From PBS Melbourne, and available through the Community Radio Network, each week Christine Mwaturura, aka. Kix features the best in contemporary African music from the early 90s to present day with special guest interviews.

We asked Kix about the history of the show and to pick some of her favourite clips.

You told listeners in your first program on the Community Radio Network, but to have it in writing, what's the difference between Afrobeat and Afrobeats?

Afrobeat is a music genre which originated in West Africa in the '60s and was popularized by the legendary Nigerian musician, Fela Kuti. 

While there is no standard definition for the term Afrobeats, many people use it as an umbrella term to refer to popular, contemporary African music predominantly from the West-African countries of Nigeria and Ghana. Examples of well-known Afrobeats artists include: Davido, Wizkid and Yemi Alade. 

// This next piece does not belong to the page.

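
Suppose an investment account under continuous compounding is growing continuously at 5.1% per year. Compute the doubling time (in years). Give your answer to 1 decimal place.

doubling time = ln(2) / |r| = 0.69315 / 0.051

doubling time ≈ 13.6 years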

Common to both is the fusion of traditional African rhythms/elements with non-African styles, for example: jazz, funk, hip-hop and dancehall.

How did Afro Turn-Up start? Have you done much radio before? 

My journey into radio actually started with podcasting. In 2015, my sister and I decided to start a podcast and it was through that experience that I began to learn about the creative and technical aspects of producing audio content, as well as how to use my voice properly (and get used to hearing it in the playback!). 

After winding down the podcast, it seemed like a natural step to explore radio, so I signed up for the PBS announcer course in 2017. During my first lesson at the station, I felt a strong sense of belonging which prompted me to submit a show proposal and demo shortly after the course. After doing some fills in the graveyard shift, later in the year, I got offered a slot for my own show. I haven't looked back since. 

How did you first get into the music you bring listeners each week?

I was raised in Zimbabwe and grew up listening to quite a diverse mix of music. As a young girl, I especially gravitated towards Kwaito and Afro-house from South Africa. It was around early 2000s that Afrobeats started making it's way down to Southern Africa, with acts like P-Square and 2Face at the helm of spreading its reach. I instantly took to the music and became more curious about music from other parts of the continent. 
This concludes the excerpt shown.